Still, even with plentiful food there is continual danger in the life of a bird. Just before the squirrel came to the box a flock of noisy fish crows flew overhead, silencing the male house wren. There is no way a fish crow could attack young in a wooden box nest but in the wild predators could get at a badly placed or unprotected nest, and so the wrens go quiet by instinct.

At this time of year there are already baby birds in nests. Just after the squirrel incident another fish crow came too close to the hedge where I know there is a robin nest. Both parents put up a frightful racket as they chased off the intruder. They even got some help from a mockingbird, not the most social of birds but likely also protecting its own nest nearby. 

The Cooper's nest that failed.
(Margo D. Beller)
It is a common site to see big birds being chased off by one or more smaller, protective birds: starlings chasing off grackles, grackles chasing off crows, crows chasing off hawks. But sometimes nests fail, either because they are in the wrong place or are abandoned by immature birds before eggs are laid. The latter was the case with the young Cooper's hawks that built their nest in 2020, only to be spooked off by a flock of fish crows that came too close. The hawks left and squirrels later claimed the empty nest.
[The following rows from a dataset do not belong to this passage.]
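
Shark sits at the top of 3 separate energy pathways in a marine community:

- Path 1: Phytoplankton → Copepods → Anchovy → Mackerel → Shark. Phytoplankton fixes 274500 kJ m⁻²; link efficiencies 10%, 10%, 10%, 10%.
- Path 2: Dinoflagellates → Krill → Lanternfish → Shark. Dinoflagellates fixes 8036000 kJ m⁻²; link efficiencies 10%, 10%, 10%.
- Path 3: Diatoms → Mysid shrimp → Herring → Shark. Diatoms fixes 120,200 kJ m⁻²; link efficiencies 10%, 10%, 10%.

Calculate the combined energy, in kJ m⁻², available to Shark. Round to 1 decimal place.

Path 1: 274500 × 0.1 × 0.1 × 0.1 × 0.1 = 27.45 kJ m⁻²
Path 2: 8036000 × 0.1 × 0.1 × 0.1 = 8036 kJ m⁻²
Path 3: 120200 × 0.1 × 0.1 × 0.1 = 120.2 kJ m⁻²
Total at Shark: 27.45 + 8036 + 120.2 = 8183.65 kJ m⁻²

8183.7 kJ m⁻²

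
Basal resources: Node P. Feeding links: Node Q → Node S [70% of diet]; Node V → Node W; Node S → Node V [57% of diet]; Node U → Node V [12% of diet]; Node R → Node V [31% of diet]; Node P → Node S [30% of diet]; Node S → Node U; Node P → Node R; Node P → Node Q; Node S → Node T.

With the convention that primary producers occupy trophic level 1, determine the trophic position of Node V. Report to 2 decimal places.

Node Q: 1 + 1 = 2
Node R: 1 + 1 = 2
Node S: 1 + (0.3×1 + 0.7×2) = 2.7
Node T: 1 + 2.7 = 3.7
Node U: 1 + 2.7 = 3.7
Node V: 1 + (0.31×2 + 0.12×3.7 + 0.57×2.7) = 3.603
Node W: 1 + 3.603 = 4.603

3.60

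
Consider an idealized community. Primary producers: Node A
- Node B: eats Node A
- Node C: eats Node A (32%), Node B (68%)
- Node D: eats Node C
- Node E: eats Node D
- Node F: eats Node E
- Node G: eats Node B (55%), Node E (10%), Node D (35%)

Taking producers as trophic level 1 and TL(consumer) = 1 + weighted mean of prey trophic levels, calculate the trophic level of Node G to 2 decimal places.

3.86

Node B: 1 + 1 = 2
Node C: 1 + (0.32×1 + 0.68×2) = 2.68
Node D: 1 + 2.68 = 3.68
Node E: 1 + 3.68 = 4.68
Node F: 1 + 4.68 = 5.68
Node G: 1 + (0.55×2 + 0.1×4.68 + 0.35×3.68) = 3.856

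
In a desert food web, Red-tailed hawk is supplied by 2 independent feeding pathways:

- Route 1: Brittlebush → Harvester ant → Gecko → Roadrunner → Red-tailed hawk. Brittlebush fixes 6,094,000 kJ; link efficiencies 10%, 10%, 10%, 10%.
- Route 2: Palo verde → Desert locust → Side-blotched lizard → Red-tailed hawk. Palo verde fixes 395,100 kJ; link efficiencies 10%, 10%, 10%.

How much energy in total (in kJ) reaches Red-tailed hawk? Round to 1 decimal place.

1004.5 kJ

Route 1: 6094000 × 0.1 × 0.1 × 0.1 × 0.1 = 609.4 kJ
Route 2: 395100 × 0.1 × 0.1 × 0.1 = 395.1 kJ
Total at Red-tailed hawk: 609.4 + 395.1 = 1004.5 kJ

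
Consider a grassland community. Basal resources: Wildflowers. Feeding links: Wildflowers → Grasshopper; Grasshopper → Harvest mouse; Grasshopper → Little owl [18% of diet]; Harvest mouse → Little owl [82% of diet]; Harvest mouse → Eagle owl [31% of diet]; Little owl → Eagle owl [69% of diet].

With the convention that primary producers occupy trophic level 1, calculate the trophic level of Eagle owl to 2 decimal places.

4.57

Grasshopper: 1 + 1 = 2
Harvest mouse: 1 + 2 = 3
Little owl: 1 + (0.18×2 + 0.82×3) = 3.82
Eagle owl: 1 + (0.31×3 + 0.69×3.82) = 4.5658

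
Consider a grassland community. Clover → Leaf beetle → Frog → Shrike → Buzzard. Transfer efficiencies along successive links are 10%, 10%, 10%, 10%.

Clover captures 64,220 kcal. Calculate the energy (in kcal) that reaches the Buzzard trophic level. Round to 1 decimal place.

6.4 kcal

Leaf beetle: 64220 × 0.1 = 6422 kcal
Frog: 6422 × 0.1 = 642.2 kcal
Shrike: 642.2 × 0.1 = 64.22 kcal
Buzzard: 64.22 × 0.1 = 6.422 kcal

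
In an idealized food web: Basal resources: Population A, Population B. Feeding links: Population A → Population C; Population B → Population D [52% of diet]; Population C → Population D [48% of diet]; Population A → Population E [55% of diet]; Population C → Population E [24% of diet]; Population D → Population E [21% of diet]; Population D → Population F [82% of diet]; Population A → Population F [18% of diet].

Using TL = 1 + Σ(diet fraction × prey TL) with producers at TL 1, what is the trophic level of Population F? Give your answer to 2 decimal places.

3.21

Population C: 1 + 1 = 2
Population D: 1 + (0.52×1 + 0.48×2) = 2.48
Population E: 1 + (0.55×1 + 0.24×2 + 0.21×2.48) = 2.5508
Population F: 1 + (0.82×2.48 + 0.18×1) = 3.2136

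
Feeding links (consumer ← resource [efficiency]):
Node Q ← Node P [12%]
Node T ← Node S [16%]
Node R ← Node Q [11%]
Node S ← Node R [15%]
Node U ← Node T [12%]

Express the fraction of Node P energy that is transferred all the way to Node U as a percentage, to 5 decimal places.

Product of link efficiencies: 0.12 × 0.11 × 0.15 × 0.16 × 0.12 = 0.000038016
As a percentage: 0.000038016 × 100 = 0.00380%

0.00380%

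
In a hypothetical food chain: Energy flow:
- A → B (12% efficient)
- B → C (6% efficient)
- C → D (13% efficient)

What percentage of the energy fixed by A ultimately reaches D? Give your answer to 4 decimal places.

Product of link efficiencies: 0.12 × 0.06 × 0.13 = 0.000936
As a percentage: 0.000936 × 100 = 0.0936%

0.0936%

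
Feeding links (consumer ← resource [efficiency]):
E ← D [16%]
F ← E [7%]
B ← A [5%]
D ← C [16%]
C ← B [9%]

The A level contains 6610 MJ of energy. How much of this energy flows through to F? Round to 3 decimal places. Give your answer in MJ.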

And there are the sad situations where the parent (usually the female alone cares for the nest) is killed by a predator (including cars), a cowbird egg hatches in the nest and destroys the other eggs or the parent is forced to abandon the nest and the young starve to death.

I get protective about this nest box and the house wrens that use it every year, but once again I should've let nature take its course. I'm sure the two wrens would've forced off the squirrel - there was no food to interest it - but by my getting involved I possibly made things worse.

One of my friends likes to refer to "my birds" when they come to her feeders. I remind her these are not house pets, they are wild birds. I know she is feeding them so she can see and enjoy them in their various shapes and colors. So do many other people. I tell myself that I don't do that but I now realize, yet again, that I am no better than anyone else.

Will the wrens pick up where they left off? I don't know, but it would serve me right if they didn't. Lesson relearned.